What was it like to watch the film in front of a global audience at Cannes?
Washington: I need to answer these questions in a few weeks because I still can’t form words and sentences to accurately describe how I’m feeling yet. It’s a lasagna of emotion, you know? I was surprised by what they reacted to in the film.
Did they laugh at something you weren’t expecting?
Washington: Yeah. There’s a part where he’s walking with a high back, doing the whole ’70s-walk thing, and I got a big response from the people. I was surprised! And then there’s the presentation of it all: the red carpet, the stairs.
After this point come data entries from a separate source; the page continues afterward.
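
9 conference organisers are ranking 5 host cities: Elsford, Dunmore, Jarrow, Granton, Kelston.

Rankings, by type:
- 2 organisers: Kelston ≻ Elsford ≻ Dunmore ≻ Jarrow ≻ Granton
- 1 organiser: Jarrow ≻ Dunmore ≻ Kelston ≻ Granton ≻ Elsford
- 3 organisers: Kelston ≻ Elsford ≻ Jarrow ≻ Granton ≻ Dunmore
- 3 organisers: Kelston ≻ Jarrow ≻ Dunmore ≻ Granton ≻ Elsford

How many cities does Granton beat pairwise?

Granton against each rival (9 organisers):
Granton vs Elsford: Elsford, 5–4.
Granton–Dunmore: Dunmore 6–3.
Granton vs Jarrow: 0 for Granton, 9 for Jarrow — Jarrow by 9–0.
Granton vs Kelston: Kelston wins 9–0.
Granton beats no one; loses to Elsford, Dunmore, Jarrow, Kelston — 0 pairwise wins.

0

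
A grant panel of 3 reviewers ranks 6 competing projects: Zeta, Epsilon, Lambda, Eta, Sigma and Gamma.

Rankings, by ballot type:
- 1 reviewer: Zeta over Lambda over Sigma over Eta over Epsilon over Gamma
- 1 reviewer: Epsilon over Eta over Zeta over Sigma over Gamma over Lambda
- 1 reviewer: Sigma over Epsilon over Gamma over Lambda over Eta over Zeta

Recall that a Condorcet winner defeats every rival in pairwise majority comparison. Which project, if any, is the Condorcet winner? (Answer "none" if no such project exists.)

Check each pair by majority over 3 ballots:
Zeta vs Epsilon: Epsilon, 2–1.
Zeta–Lambda: Zeta 2–1.
Zeta vs Eta: Eta, 2–1.
Zeta vs Sigma: Zeta wins 2–1.
Zeta vs Gamma: Zeta, 2–1.
Epsilon–Lambda: Epsilon 2–1.
Epsilon–Eta: Epsilon 2–1.
Epsilon vs Sigma: Sigma wins 2–1.
Epsilon vs Gamma: Epsilon wins 3–0.
Lambda–Eta: Lambda 2–1.
Lambda vs Sigma: Sigma, 2–1.
Lambda vs Gamma: Gamma wins 2–1.
Eta vs Sigma: Sigma, 2–1.
Eta vs Gamma: Eta wins 2–1.
Sigma vs Gamma: Sigma wins 3–0.
Every project loses at least once (Zeta loses to Epsilon; Epsilon loses to Sigma; Lambda loses to Zeta; Eta loses to Epsilon; Sigma loses to Zeta; Gamma loses to Zeta). The majority relation contains the cycle Zeta → Lambda → Eta → Zeta, so there is no Condorcet winner.

none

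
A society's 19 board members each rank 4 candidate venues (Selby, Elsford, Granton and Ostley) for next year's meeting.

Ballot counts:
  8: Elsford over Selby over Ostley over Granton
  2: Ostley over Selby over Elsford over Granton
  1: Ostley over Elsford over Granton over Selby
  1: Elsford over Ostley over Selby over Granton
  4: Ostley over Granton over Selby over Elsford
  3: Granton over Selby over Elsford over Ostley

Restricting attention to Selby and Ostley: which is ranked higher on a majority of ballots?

Selby

Ballots ranking Selby above Ostley: 8 + 3 = 11.
Ballots ranking Ostley above Selby: 19 − 11 = 8.
Selby wins the head-to-head 11–8.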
You can see it and read about it, but you can’t prepare for that. And it’s for a Spike Lee joint, too? My goodness. It’s been such a warm embrace and there’s been such an enthusiasm for cinema. It’s palpable.
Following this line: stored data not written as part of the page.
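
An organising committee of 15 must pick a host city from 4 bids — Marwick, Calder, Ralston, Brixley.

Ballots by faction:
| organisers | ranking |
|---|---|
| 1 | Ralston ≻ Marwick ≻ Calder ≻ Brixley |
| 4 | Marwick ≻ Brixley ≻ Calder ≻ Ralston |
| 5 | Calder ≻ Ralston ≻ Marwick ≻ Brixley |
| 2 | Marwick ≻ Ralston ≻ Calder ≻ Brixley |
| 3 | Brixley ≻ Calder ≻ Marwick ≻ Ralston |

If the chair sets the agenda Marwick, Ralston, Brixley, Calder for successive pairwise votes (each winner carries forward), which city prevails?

Calder

Round 1: Marwick vs Ralston — 9–6, Marwick advances.
Round 2: Marwick vs Brixley — 12–3, Marwick advances.
Round 3: Marwick vs Calder — 7–8, Calder advances.
The agenda winner is Calder.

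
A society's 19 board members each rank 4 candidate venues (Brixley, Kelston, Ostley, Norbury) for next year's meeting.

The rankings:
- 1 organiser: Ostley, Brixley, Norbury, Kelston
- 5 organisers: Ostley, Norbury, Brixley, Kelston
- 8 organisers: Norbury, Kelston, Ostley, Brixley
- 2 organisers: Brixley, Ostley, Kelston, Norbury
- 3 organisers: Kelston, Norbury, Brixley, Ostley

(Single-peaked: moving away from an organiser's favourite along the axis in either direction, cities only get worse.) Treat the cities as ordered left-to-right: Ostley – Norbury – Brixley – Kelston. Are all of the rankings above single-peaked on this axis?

Axis positions: Ostley=1, Norbury=2, Brixley=3, Kelston=4.
Ballot type 1: ranking walks positions 1-3-2-4; Brixley is ranked above Norbury even though Norbury lies between Brixley and the peak Ostley on the axis — preferences dip and rise again. Not single-peaked.
Ballot type 2 (peak Ostley at position 1): ranking walks positions 1-2-3-4, expanding outward from the peak — single-peaked.
Ballot type 3: ranking walks positions 2-4-1-3; Kelston is ranked above Brixley even though Brixley lies between Kelston and the peak Norbury on the axis — preferences dip and rise again. Not single-peaked.
Ballot type 4: ranking walks positions 3-1-4-2; Ostley is ranked above Norbury even though Norbury lies between Ostley and the peak Brixley on the axis — preferences dip and rise again. Not single-peaked.
Ballot type 5: ranking walks positions 4-2-3-1; Norbury is ranked above Brixley even though Brixley lies between Norbury and the peak Kelston on the axis — preferences dip and rise again. Not single-peaked.
Ballot type 1 violates single-peakedness, so the profile is not single-peaked on this axis.

no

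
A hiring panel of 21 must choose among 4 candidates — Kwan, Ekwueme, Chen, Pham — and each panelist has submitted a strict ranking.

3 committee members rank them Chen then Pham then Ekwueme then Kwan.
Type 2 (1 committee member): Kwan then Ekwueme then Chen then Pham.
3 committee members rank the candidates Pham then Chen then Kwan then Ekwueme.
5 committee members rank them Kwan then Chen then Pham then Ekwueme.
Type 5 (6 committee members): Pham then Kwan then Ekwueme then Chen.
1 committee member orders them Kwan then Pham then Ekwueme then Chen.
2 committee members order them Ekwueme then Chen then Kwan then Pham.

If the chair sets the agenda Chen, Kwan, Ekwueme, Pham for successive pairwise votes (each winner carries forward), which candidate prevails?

Round 1: Chen vs Kwan — 8–13, Kwan advances.
Round 2: Kwan vs Ekwueme — 16–5, Kwan advances.
Round 3: Kwan vs Pham — 9–12, Pham advances.
Pham survives the agenda.

Pham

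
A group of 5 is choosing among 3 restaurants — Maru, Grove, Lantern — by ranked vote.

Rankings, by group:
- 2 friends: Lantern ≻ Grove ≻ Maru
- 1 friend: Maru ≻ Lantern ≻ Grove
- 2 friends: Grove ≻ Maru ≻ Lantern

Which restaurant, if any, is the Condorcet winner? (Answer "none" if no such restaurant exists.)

none

Check each pair by majority over 5 ballots:
Maru vs Grove: Maru preferred on 1 ballot; Grove wins 4–1.
Maru vs Lantern: Maru preferred on 1+2 = 3 ballots; Maru wins 3–2.
Grove vs Lantern: Grove preferred on 2 ballots; Lantern wins 3–2.
Each restaurant drops at least one matchup (Maru loses to Grove; Grove loses to Lantern; Lantern loses to Maru); the cycle Maru → Lantern → Grove → Maru rules out a Condorcet winner.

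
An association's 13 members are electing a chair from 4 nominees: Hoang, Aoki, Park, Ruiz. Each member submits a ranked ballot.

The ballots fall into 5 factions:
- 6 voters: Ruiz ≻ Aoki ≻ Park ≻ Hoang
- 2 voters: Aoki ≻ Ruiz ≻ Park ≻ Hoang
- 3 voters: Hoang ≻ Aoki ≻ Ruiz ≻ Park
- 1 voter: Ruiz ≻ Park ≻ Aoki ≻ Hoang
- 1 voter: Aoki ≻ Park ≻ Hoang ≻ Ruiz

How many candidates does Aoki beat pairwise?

Aoki against each rival (13 voters):
Aoki vs Hoang: 6+2+1+1 = 10 for Aoki, 3 for Hoang — Aoki by 10–3.
Aoki vs Park: Aoki wins 12–1.
Aoki vs Ruiz: 6 to 7, Ruiz.
Aoki beats Hoang, Park; loses to Ruiz — 2 pairwise wins.

2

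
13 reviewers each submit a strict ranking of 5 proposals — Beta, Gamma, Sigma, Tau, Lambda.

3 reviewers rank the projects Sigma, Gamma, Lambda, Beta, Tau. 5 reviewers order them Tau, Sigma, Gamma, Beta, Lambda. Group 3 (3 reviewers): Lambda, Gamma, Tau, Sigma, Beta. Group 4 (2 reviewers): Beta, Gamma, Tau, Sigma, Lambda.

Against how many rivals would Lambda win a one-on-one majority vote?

0

Lambda against each rival (13 reviewers):
Lambda–Beta: Beta 7–6.
Lambda vs Gamma: Gamma, 10–3.
Lambda–Sigma: Sigma 10–3.
Lambda vs Tau: Lambda preferred on 3+3 = 6 ballots; Tau wins 7–6.
Lambda beats no one; loses to Beta, Gamma, Sigma, Tau — 0 pairwise wins.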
Wilmott: You could feel they were ready for the film. They were hungry for it, and hungry for the message that Spike was trying to deliver here. That was so fulfilling. I hope that happens in America.
Washington: I was thinking that, too! “Is it gonna be the same embrace in America?”
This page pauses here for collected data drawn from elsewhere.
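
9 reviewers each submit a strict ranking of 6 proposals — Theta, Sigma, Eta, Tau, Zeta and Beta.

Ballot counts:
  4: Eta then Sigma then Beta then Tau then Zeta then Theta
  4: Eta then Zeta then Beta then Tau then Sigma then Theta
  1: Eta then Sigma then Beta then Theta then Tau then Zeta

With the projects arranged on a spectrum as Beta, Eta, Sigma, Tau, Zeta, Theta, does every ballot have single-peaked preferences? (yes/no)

Axis positions: Beta=1, Eta=2, Sigma=3, Tau=4, Zeta=5, Theta=6.
Bloc 1 (peak Eta at position 2): ranking walks positions 2-3-1-4-5-6, expanding outward from the peak — single-peaked.
Bloc 2: ranking walks positions 2-5-1-4-3-6; Zeta is ranked above Sigma even though Sigma lies between Zeta and the peak Eta on the axis — preferences dip and rise again. Not single-peaked.
Bloc 3: ranking walks positions 2-3-1-6-4-5; Theta is ranked above Tau even though Tau lies between Theta and the peak Eta on the axis — preferences dip and rise again. Not single-peaked.
Bloc 2 violates single-peakedness, so the profile is not single-peaked on this axis.

no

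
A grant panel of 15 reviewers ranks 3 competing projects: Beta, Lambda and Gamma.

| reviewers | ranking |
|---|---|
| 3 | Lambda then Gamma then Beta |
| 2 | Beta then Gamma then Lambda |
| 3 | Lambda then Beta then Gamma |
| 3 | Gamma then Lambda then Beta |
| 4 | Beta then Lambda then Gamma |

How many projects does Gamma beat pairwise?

0

Gamma against each rival (15 reviewers):
Gamma–Beta: Beta 9–6.
Gamma vs Lambda: Lambda wins 10–5.
Gamma beats no one; loses to Beta, Lambda — 0 pairwise wins.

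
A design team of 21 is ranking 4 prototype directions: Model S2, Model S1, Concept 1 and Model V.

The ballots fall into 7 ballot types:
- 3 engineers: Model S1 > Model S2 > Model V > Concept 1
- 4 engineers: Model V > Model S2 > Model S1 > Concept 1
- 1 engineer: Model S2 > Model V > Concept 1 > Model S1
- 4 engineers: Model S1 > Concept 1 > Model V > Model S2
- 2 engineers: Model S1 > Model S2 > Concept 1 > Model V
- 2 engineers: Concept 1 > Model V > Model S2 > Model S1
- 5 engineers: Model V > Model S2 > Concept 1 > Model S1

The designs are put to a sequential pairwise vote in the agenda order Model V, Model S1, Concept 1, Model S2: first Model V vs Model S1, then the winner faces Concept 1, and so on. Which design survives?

Model V

Round 1: Model V vs Model S1 — 12–9, Model V advances.
Round 2: Model V vs Concept 1 — 13–8, Model V advances.
Round 3: Model V vs Model S2 — 15–6, Model V advances.
Model V survives the agenda.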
Spike, you’ve been around the block. How do you think the reaction in America will be different?
Lee: Just from being on Instagram, on Twitter, people are ready. They’re like, “I can’t wait until August 5!” Been ready, born ready.
And can you already anticipate the Fox News narratives they’ll craft around the film?
Lee: [Laughs wickedly.] Born ready! I’ve been through this. Do the Right Thing premiered right here, and people said, “This film is gonna cause riots all over America.” Go Google the articles by David Denby, Jack Kroll … they said blood was gonna be on my hands. People were urging Tom Pollock, who was then the president of Universal Pictures, not to open the film. And if he was still gonna open it, don’t put it in the summer, because you know how they do in the summertime. People forget, and I’ll say it in public anytime I can, but Tom Pollock was the patron saint of Do the Right Thing. He’d gone through this before with Martin Scorsese on The Last Temptation of Christ, and he was getting death threats — he had to have bodyguards! So I would’ve understood if he said, “Spike, I love you and I love the film, but I can’t do this after what I just went through.” But instead he said, “Spike, I don’t care what anybody says. June 30, we’re coming out.”
And it did.
Lee: Another thing people forget is it opened in the same week as Tim Burton’s Batman. Counterprogramming! And look, I got love for Tim Burton. Jack Nicholson? That’s my guy. But there’s room.
Spike, how was this trip to Cannes different than your very first?
Lee: I was here in ’86, but I wasn’t in the main competition. I was in Directors’ Fortnight, and in Directors’ Fortnight, they don’t got the Grand Palais! But to answer your question, this is the first time that people have ever applauded my signature double-dolly shot.
Washington: That was an amazing moment.
Lee: And you know what told me? These are people who love cinema and know my films. They were waiting for it, and when they saw it, they applauded. That was moving to me, because it was an acknowledgment of what I’ve done over the last 30 years. They see, “That’s me!”
Washington: It’s like being at a concert: “Play the hits!”
This interview has been condensed and edited.